Rice, one of the world’s most essential grains, is an indispensable part of Indian meals. Besides being a rich source of essential nutrients, it offers an array of tastes and textures to satisfy various culinary preferences. However, certain varieties of white rice can cause sharp blood sugar spikes in people with diabetes. According to experts, those with diabetes should either avoid or consume white rice in extreme moderation. It is best for them to opt for diabetes-friendly rice varieties having a high fibre content.
Dr Belinda George, endocrinologist and associate professor, St John’s Medical College Hospital, Bengaluru, says while people with diabetes can have rice, they should exercise moderation by controlling the portion size.
In addition, the quantity of rice considered ‘safe for consumption’ would depend on the individual’s health, metabolic traits and blood glucose levels. “Those who are overweight can have rice once a day,” says Delhi-based clinical nutritionist Ishi Khosla. “It’s better to have rice for lunch rather than dinner, as it is better digested during the day,” she explains.
Besides being rich in fibre, some diabetes-friendly rice varieties also have a low glycemic index to prevent sudden blood sugar spikes. “However, even those varieties should be consumed in moderation to prevent adverse consequences. People should constantly check their blood sugar levels while choosing the right option for them,” says Delhi-based nutritionist Avni Kaul.
Diabetes-friendly rice varieties for managing blood sugar levels
According to experts, types of rice that can help maintain stable blood sugar levels include:
1. Brown rice
Brown rice, rich in vitamins, minerals and fibre, is ideal for people with diabetes. The inner layers (bran and germ layer) of the grain are responsible for its brown colour. It is ideal to soak the rice in water first, as it takes a long time to cook. Kaul says brown rice is also a good source of magnesium and selenium which prevent cell damage.
2. Red rice (matta rice)
Khosla says red rice, which is thick and coarse, has a high fibre content that helps slow down digestion and glucose absorption, promoting better glycemic control.
In addition, Kaul explains that red rice gets its vibrant colour from anthocyanins, which are antioxidants that have anti-inflammatory properties. “It also contains high amounts of iron and B vitamins,” she adds.
3. Wild rice
Wild rice is technically not a grain but a grass seed. It is highly nutritious and has high amounts of protein, fibre and essential minerals like magnesium and phosphorus. “The fibre content aids blood sugar regulation and promotes satiety,” says Kaul.
4. Wholegrain Basmati rice
Wholegrain basmati rice has a lower glycemic index compared to other varieties of white rice, meaning it doesn’t cause a sudden spike in blood sugar levels. As a result, it is often recommended for people with diabetes.
5. Black rice
People who aren’t very particular about taste can opt for black rice. “Not everyone finds it palatable due to its slightly nutty taste,” explains Khosla.
It also contains anthocyanins which prevent oxidative stress and cell damage. The nutritional value of black rice is higher than most other varieties.
6. Jasmine rice
“Jasmine rice is a type of aromatic rice that has a moderate glycemic index,” says Kaul. It can be a suitable alternative to white rice as it doesn’t cause rapid spikes in blood sugar levels.
7. Parboiled rice
Parboiled rice goes through a steaming process before milling, which helps retain some nutrients from the bran layer. It has a lower glycemic index and a better impact on blood sugar levels compared to regular white rice. Khosla says while basmati and parboiled rice are not rich in fibre, they have a low glycemic index which aids diabetes management.
Some rice varieties are low in fibre but high in resistant starch, and vice versa. “For instance, brown rice has a high fibre content but low resistant starch, while basmati and parboiled rice have high resistance starch, which works like a prebiotic, delaying the absorption of sugar,” explains Khosla.
Ways of consuming rice
Khosla suggests adding fibrous vegetables to the rice, which will help lower the glycemic index and keep one full. Healthy protein or fats (like ghee and butter) can be added to make one feel satiated, thereby preventing overeating.

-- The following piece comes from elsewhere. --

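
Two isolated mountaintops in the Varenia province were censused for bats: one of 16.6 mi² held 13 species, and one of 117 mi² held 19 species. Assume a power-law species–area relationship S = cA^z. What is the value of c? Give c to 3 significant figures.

7.53

z = ln(S₂/S₁) / ln(A₂/A₁) = ln(19/13) / ln(117/16.6) = 0.3795 / 1.9528 = 0.1943
c = S₁ / A₁^z = 13 / 16.6^0.1943 = 13 / 1.726 = 7.531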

She also recommends cooking and storing the rice in the fridge overnight and having it the next day. This way, the glycemic index becomes lower than the previous day, as the resistant starch increases if it’s kept longer in the fridge.
At the end of the day, nutrition plays an important role in diabetes management, and incorporating diabetes-friendly ingredients (like flours and fruits with high fibre content) into the diet can be vital in maintaining stable blood sugar levels.